# Anyone tried this guy's books/lessons?



## kostein (Dec 14, 2010)

The Wizard of Shred Blog
I just stumbled across his site today, seems to have some interesting concepts. Has anyone tried some of his practicing techniques? I've been struggling lately and I'm a bit frustrated with my progress so I'm looking for something to help me speed it up a bit.


----------



## Might-is-Right (Dec 14, 2010)

I love his stuff. Claus has a unique way of presenting information but its definetely developed for those who are going to get in action and actually apply it. If you follow his programs for alternate picking or his new fretboard freedom program you will be surprised how much progress you'll make. 

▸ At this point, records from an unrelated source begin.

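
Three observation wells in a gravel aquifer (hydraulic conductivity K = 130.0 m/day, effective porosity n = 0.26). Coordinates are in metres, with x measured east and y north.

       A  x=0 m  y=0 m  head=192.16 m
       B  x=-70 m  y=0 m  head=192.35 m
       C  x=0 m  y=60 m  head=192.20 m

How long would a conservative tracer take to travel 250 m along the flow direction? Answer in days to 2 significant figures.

180 days

∂h/∂x = (192.35 − 192.16) / (-70 − 0) = -0.002714
∂h/∂y = (192.20 − 192.16) / (60 − 0) = +0.0006667
|∇h| = √(-0.002714² + 0.0006667²) = 0.002795
Seepage velocity v = K·i/n = 130.0 × 0.002795 / 0.26 = 1.397 m/day.
t = 250 / 1.397 = 179 days.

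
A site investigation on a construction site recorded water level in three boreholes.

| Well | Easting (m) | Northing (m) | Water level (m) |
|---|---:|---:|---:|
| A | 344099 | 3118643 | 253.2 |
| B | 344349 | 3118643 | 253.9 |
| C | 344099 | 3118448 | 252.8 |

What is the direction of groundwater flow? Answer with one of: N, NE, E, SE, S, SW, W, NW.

SW

∂h/∂x = (253.9 − 253.2) / (344349 − 344099) = +0.002800
∂h/∂y = (252.8 − 253.2) / (3118448 − 3118643) = +0.002051
Flow = −∇h = (-0.002800 east, -0.002051 north), which points southwest.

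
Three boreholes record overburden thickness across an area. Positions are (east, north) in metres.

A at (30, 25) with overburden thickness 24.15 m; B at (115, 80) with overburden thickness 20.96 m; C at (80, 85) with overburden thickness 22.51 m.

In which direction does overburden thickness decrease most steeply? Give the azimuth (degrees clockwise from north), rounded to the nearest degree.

101°

Taking A as reference: B−A = (85, 55, -3.19); C−A = (50, 60, -1.64).
Determinant of the coordinate differences = 85·60 − 50·55 = 2350.
∂d/∂x = [(-3.19)·60 − (-1.64)·55] / 2350 = -0.04306
∂d/∂y = [85·(-1.64) − 50·(-3.19)] / 2350 = +0.008553
Steepest decrease is along −∇f: components (+0.04306 E, -0.008553 N).
Azimuth = atan2(+0.04306, -0.008553) = 101.2° ≈ 101°.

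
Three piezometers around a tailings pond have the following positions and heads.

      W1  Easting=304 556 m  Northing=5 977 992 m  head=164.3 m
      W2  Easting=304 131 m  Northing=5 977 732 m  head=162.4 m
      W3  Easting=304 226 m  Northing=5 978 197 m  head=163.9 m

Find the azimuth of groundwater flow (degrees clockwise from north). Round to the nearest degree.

227°

Three-point gradient (reference W1): Δ to W2 = (-425, -260, -1.9), Δ to W3 = (-330, 205, -0.4).
∂h/∂x = +0.002854, ∂h/∂y = +0.002643 (det = -172925).
Flow direction (−∇h) has components (-0.002854 E, -0.002643 N).
Azimuth = atan2(E, N) = atan2(-0.002854, -0.002643) = 227.2° ≈ 227°.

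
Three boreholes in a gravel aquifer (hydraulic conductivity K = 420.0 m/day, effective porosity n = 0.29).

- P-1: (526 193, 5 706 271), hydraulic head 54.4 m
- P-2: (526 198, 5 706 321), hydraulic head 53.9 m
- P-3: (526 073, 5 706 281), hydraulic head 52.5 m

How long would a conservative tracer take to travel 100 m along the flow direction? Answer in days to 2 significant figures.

3.7 days

Differences from P-1: to P-2 (Δx, Δy, Δh) = (5, 50, -0.5); to P-3 = (-120, 10, -1.9).
Solve a·Δx + b·Δy = Δh: det = 5·10 − (-120)·50 = 6050.
∂h/∂x = [(-0.5)·10 − (-1.9)·50] / 6050 = +0.01488
∂h/∂y = [5·(-1.9) − (-120)·(-0.5)] / 6050 = -0.01149
|∇h| = √(0.01488² + -0.01149²) = 0.0188
Seepage velocity v = K·i/n = 420.0 × 0.0188 / 0.29 = 27.23 m/day.
t = 100 / 27.23 = 3.672 days.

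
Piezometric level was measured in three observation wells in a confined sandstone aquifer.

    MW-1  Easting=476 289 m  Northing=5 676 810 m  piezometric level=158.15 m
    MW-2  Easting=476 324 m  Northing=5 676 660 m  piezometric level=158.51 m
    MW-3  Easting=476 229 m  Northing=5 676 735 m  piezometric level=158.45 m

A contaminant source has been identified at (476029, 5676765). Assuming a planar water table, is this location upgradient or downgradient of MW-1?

Three-point gradient (reference MW-1): Δ to MW-2 = (35, -150, +0.36), Δ to MW-3 = (-60, -75, +0.30).
∂h/∂x = -0.001548, ∂h/∂y = -0.002761 (det = -11625).
Head at (476029, 5676765) = 158.15 + (-0.001548)·(-260) + (-0.002761)·(-45) = 158.68 m.
That is higher than the 158.15 m at MW-1, so the point is upgradient.

upgradient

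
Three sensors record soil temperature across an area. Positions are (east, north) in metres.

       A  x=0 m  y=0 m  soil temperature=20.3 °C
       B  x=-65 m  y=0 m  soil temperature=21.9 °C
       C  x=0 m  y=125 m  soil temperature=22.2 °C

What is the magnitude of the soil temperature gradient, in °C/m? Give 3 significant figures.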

If your not certain about his stuff spend some time on the blog. There are tons of free articles there. The site is really strange with all the random pics of women on it(?), I don't know what that is about but the content, if you use it, is gold.


----------



## Metalus (Dec 14, 2010)

Are his methods any different from an average teacher?


----------



## Might-is-Right (Dec 15, 2010)

I find it very different. He gets very much into the mental aspect of playing which may sound "boring" on the surface level but his stuff really works. I'd check out the site and read some of the blog articles and see if its your kind of thing.


----------



## ShreddingDragon (Dec 15, 2010)

This guy's stuff seems pretty well-polished. It sounds good and I like the fact that he gets into the mental aspect too, because practicing properly is really important. And yeah, the random pictures of women on every button and link feel weird - they look like some hair dye advertisements, only with "ULTIMATE ALTERNATE PICKING" underneath.


----------



## kostein (Dec 15, 2010)

Is his stuff for advanced players or for everyone?


----------